The ICO has issued guidance for companies that develop or use generative artificial intelligence (AI) systems to ensure that they are complying with data protection laws.
The UK’s data protection regulator, the ICO has issued guidance for companies that develop or use generative artificial intelligence (AI) systems. Generative AI is a type of machine learning that creates new, unique content or designs. The purpose of this guidance is to assist developers and users in complying with data protection laws. The guidance consists of a series of questions that developers and users should ask themselves before implementing or using generative AI. The ICO’s guidance provides a helpful framework for companies utilizing or developing generative AI systems. By examining and answering the questions posed within this ICO guidance, companies can ensure that they are complying with data protection laws and safeguarding user data. It is important that companies take the time to consider these questions to promote transparency, accuracy, and accountability in the development and use of generative AI systems.
Companies using generative AI should adequately assess and develop a plan for handling associated risks.
To properly develop and use generative AI, companies need to consider various factors related to data protection. They must first identify a lawful basis for processing personal data, which could include consent or legitimate interests. As the data controller, companies using personal data have specific obligations that must be fulfilled. It is also necessary to assess and mitigate any risks related to data handling through a Data Protection Impact Assessment, and ensure transparency by making information about data processing publicly accessible.

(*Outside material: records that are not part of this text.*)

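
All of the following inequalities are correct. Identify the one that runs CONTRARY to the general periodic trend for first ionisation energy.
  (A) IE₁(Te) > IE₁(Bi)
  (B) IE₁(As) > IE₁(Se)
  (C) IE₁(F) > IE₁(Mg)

(B)

The general trend: first ionisation energy increases across a period and decreases down a group.
(A) Te (period 5, group 16) vs Bi (period 6, group 15): the stated order agrees with the simple trend.
(B) As (period 4, group 15) vs Se (period 4, group 16): the stated order contradicts the simple trend.
(C) F (period 2, group 17) vs Mg (period 3, group 2): the stated order agrees with the simple trend.
The exception is (B): Se (4p⁴) ionizes more easily than half-filled As (4p³).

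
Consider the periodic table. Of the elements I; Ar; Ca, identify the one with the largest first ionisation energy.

Ar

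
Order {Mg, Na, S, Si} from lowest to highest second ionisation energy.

Mg, Si, S, Na

IE_2 is the cost of taking one more electron from the +1 cation: Mg⁺ still has 1 valence electron; Na⁺ is the bare [Ne] core; S⁺ still has 5 valence electrons; Si⁺ still has 3 valence electrons.
Core electrons are held far more tightly than valence electrons, so Na tops the IE_2 order.
Valence configurations: Mg⁺ [Ne]3s¹, S⁺ [Ne]3s²3p³, Si⁺ [Ne]3s²3p¹.
The numbers (kJ/mol): Mg 1451, Na 4562, S 2252, Si 1577.
Putting it together, IE_2: Mg < Si < S < Na.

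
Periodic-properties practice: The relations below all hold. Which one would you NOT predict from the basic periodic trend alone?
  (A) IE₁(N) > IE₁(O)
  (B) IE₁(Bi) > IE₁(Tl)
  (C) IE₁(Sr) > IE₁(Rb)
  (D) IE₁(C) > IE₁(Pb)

(A)

The general trend: first ionization energy increases across a period and decreases down a group.
(A) N (period 2, group 15) vs O (period 2, group 16): the stated order contradicts the simple trend.
(B) Bi (period 6, group 15) vs Tl (period 6, group 13): the stated order agrees with the simple trend.
(C) Sr (period 5, group 2) vs Rb (period 5, group 1): the stated order agrees with the simple trend.
(D) C (period 2, group 14) vs Pb (period 6, group 14): the stated order agrees with the simple trend.
The exception is (A): pairing an electron in O's 2p⁴ costs repulsion energy, so O ionizes more easily than half-filled N (2p³).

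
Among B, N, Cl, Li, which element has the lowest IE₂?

Cl

After 1 electron has been removed, what remains? B⁺ still has 2 valence electrons; N⁺ still has 4 valence electrons; Cl⁺ still has 6 valence electrons; Li⁺ is the bare [He] core.
Pulling an electron out of a noble-gas core costs far more than removing a remaining valence electron, so Li sits at the high end of IE_2.
Valence configurations: B⁺ [He]2s², N⁺ [He]2s²2p², Cl⁺ [Ne]3s²3p⁴.
Approximate IE_2 values (kJ/mol): B 2427, N 2856, Cl 2298, Li 7298.
Hence IE_2: Cl < B < N < Li.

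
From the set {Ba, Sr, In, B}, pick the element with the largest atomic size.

Ba

Atomic radius shrinks across a period as nuclear charge pulls the same shell inward, and grows down a group as new shells are added.
Here both period and group differ, so the two effects have to be weighed against each other.
In > B: In sits below B in group 13, so the down-group effect alone puts In larger.
Sr > In: Sr lies to the left of In in period 5, so the across-period effect alone puts Sr larger.
Ba > Sr: they share group 2; the group trend gives Ba the larger value.
Tabulated atomic radius (pm): B 85, Sr 185, In 142, Ba 196.
The largest atomic size among these belongs to Ba.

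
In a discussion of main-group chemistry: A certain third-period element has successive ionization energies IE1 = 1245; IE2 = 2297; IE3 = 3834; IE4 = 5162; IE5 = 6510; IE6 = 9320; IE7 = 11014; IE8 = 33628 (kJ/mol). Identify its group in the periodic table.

Group 17

Look for the largest jump between consecutive ionization energies: IE8/IE7 ≈ 3.1, far larger than any earlier ratio.
That jump marks the point where a core electron is being removed. So the atom has 7 valence electrons.
A main-group element with 7 valence electrons is in group 17.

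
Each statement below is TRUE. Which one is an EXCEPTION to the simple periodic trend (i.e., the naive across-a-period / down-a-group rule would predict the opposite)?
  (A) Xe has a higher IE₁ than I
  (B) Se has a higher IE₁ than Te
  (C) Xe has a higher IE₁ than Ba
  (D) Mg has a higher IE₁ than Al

(D)

The general trend: IE₁ increases across a period and decreases down a group.
(A) Xe (period 5, group 18) vs I (period 5, group 17): the stated order agrees with the simple trend.
(B) Se (period 4, group 16) vs Te (period 5, group 16): the stated order agrees with the simple trend.
(C) Xe (period 5, group 18) vs Ba (period 6, group 2): the stated order agrees with the simple trend.
(D) Mg (period 3, group 2) vs Al (period 3, group 13): the stated order contradicts the simple trend.
The exception is (D): Al's single 3p electron is easier to remove than one from Mg's filled 3s².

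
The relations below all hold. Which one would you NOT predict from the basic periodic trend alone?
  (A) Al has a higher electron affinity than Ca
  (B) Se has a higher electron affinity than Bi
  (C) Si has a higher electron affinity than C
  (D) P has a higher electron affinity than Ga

The general trend: electron affinity increases across a period and decreases down a group.
(A) Al (period 3, group 13) vs Ca (period 4, group 2): the stated order agrees with the simple trend.
(B) Se (period 4, group 16) vs Bi (period 6, group 15): the stated order agrees with the simple trend.
(C) Si (period 3, group 14) vs C (period 2, group 14): the stated order contradicts the simple trend.
(D) P (period 3, group 15) vs Ga (period 4, group 13): the stated order agrees with the simple trend.
The exception is (C): Si's larger, more diffuse 3p orbitals accept an added electron slightly more readily than C's compact 2p.

(C)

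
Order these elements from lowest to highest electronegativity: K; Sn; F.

EN rises left→right (higher Z_eff, smaller atoms) and falls top→bottom (larger, more shielded atoms).
Neither a single period nor a single group — weigh both effects.
Sn > K: period and group pull opposite ways; the across-period shift dominates (1.96 vs 0.82).
F > Sn: relative to Sn, both the across-period and down-group shifts push F's electronegativity up.
Approximate values (Pauling): F 3.98, K 0.82, Sn 1.96.
So from lowest to highest: K < Sn < F.

K < Sn < F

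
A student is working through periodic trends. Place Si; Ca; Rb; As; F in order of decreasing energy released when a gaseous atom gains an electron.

F > Si > As > Rb > Ca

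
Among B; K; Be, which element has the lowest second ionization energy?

After 1 electron has been removed, what remains? B⁺ still has 2 valence electrons; K⁺ is the bare [Ar] core; Be⁺ still has 1 valence electron.
Pulling an electron out of a noble-gas core costs far more than removing a remaining valence electron, so K sits at the high end of IE_2.
Valence configurations: B⁺ [He]2s², Be⁺ [He]2s¹.
Tabulated IE_2 (kJ/mol): B 2427, K 3052, Be 1757.
Overall IE_2 order: Be < B < K.

Be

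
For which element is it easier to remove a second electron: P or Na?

P

IE_2 is the cost of taking one more electron from the +1 cation: P⁺ still has 4 valence electrons; Na⁺ is the bare [Ne] core.
Pulling an electron out of a noble-gas core costs far more than removing a remaining valence electron, so Na sits at the high end of IE_2.
Approximate IE_2 values (kJ/mol): P 1907, Na 4562.
Hence IE_2: P < Na.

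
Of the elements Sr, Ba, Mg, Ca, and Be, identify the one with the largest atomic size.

Ba

Moving right in a period, electrons are added to the same shell under a stronger nuclear pull, so atoms get smaller; moving down, a new shell is opened and atoms get larger.
All are in group 2, so atomic radius increases down the group.
The largest atomic size among these belongs to Ba.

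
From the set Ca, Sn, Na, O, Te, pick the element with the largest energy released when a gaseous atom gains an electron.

Te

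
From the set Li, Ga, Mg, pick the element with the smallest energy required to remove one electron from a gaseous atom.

Li

Li is in period 2, group 1; Mg is in period 3, group 2; Ga is in period 4, group 13.
IE₁ increases left→right with effective nuclear charge and decreases top→bottom as the valence shell moves farther out.
A diagonal step moves right (one effect) and down (the opposite effect) at once.
Ga > Li: period and group pull opposite ways; the across-period shift dominates (579 vs 520 kJ/mol).
Mg > Ga: the two effects oppose for this pair; the down-group effect wins (738 vs 579 kJ/mol).
Approximate values (kJ/mol): Li 520, Mg 738, Ga 579.
The smallest energy required to remove one electron from a gaseous atom among these belongs to Li.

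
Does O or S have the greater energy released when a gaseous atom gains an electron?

S

O is in period 2, group 16; S is in period 3, group 16.
EA tends to increase across a period and decrease down a group, though the pattern is less regular than for IE or radius.
All are in group 16; the group trend (electron affinity increases up the group) applies, with the exception below.
Note the exception: S has a higher electron affinity than O, contrary to the simple trend — the compact 2p subshell of O repels the added electron more than S's larger 3p does.
Approximate values (kJ/mol): O 141, S 200.
So S has the greater energy released when a gaseous atom gains an electron (S > O).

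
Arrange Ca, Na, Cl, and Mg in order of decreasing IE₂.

Na > Cl > Mg > Ca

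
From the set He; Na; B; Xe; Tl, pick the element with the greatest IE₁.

He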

As per the ICO guidance, steps must be taken by any company using generative AI to ensure protection of personal data, and the rights of individuals.
To mitigate security risks, developers must take steps to protect personal data from threats such as data leakage, model inversion and membership inference, as well as data poisoning. Collecting only relevant data necessitated by the intended purpose of the software is essential to limit unnecessary processing. Additionally, companies must put in place processes to comply with individuals’ right requests, which includes granting access to any personal data that has been processed, providing rectification or deletion of data, and allowing data portability. Finally, companies must consider whether they will be using generative AI to make automated decisions, which may require additional safeguards to ensure compliance with regulations.